Trump uses primetime address to the nation to once again raise doubts about past elections

(Photo: The White House / CC BY-SA 2.0, MGN)

WASHINGTON (AP) — President Donald Trump used his primetime national address Thursday night to once again raise doubts about the results of past elections, reviving a subject he’s long used to make unproven claims and deny his loss in the 2020 election.

Trump’s speech presented allegations of interference and influence in ways that lacked key context and did not produce evidence that votes had been manipulated or that the election outcome had been altered.

He began with a stark warning about what he described as flaws in the voting system and said he was releasing previously classified documents related to the 2020 and 2018 elections, when he lost the presidential election and his party suffered losses.
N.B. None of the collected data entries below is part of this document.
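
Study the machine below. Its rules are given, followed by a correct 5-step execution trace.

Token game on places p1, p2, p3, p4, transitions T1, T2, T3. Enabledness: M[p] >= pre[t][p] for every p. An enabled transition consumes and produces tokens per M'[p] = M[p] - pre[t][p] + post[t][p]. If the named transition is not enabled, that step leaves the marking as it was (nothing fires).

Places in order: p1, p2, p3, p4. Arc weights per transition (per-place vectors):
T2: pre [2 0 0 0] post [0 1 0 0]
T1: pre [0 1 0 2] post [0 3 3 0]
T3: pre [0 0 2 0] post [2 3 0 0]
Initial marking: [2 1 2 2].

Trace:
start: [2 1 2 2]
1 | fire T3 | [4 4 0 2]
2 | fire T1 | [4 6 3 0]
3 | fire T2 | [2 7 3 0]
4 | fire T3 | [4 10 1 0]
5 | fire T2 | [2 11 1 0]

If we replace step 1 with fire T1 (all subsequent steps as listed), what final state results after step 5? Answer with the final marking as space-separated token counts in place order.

(re-executing from step 1 with the substitution; state before step 1: [2 1 2 2])
1 | fire T1 | [2 3 5 0]
2 | fire T1 | [2 3 5 0]
3 | fire T2 | [0 4 5 0]
4 | fire T3 | [2 7 3 0]
5 | fire T2 | [0 8 3 0]

0 8 3 0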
No credible intelligence has emerged showing that the vote count in 2020 was manipulated by foreign actors. Repeated audits and reviews — many run by Republicans, including Trump’s own then-attorney general — have found no significant fraud occurred in 2020.

Sue Gordon, principal deputy director of national intelligence in Trump’s first term, called the president’s address “a dangerous speech about an incredibly important topic.” She said the intelligence community throughout Trump’s first term was alarmed about foreign interference in elections, but Trump scoffed at them, angered at the investigation of his campaign’s relationship with Russia.

Notably, Trump focused on China but glossed over Russia, a country that intelligence officials have said favored Trump in 2016 and 2020 and engaged in wide-ranging influence campaigns aimed at boosting him over Biden in the latter campaign.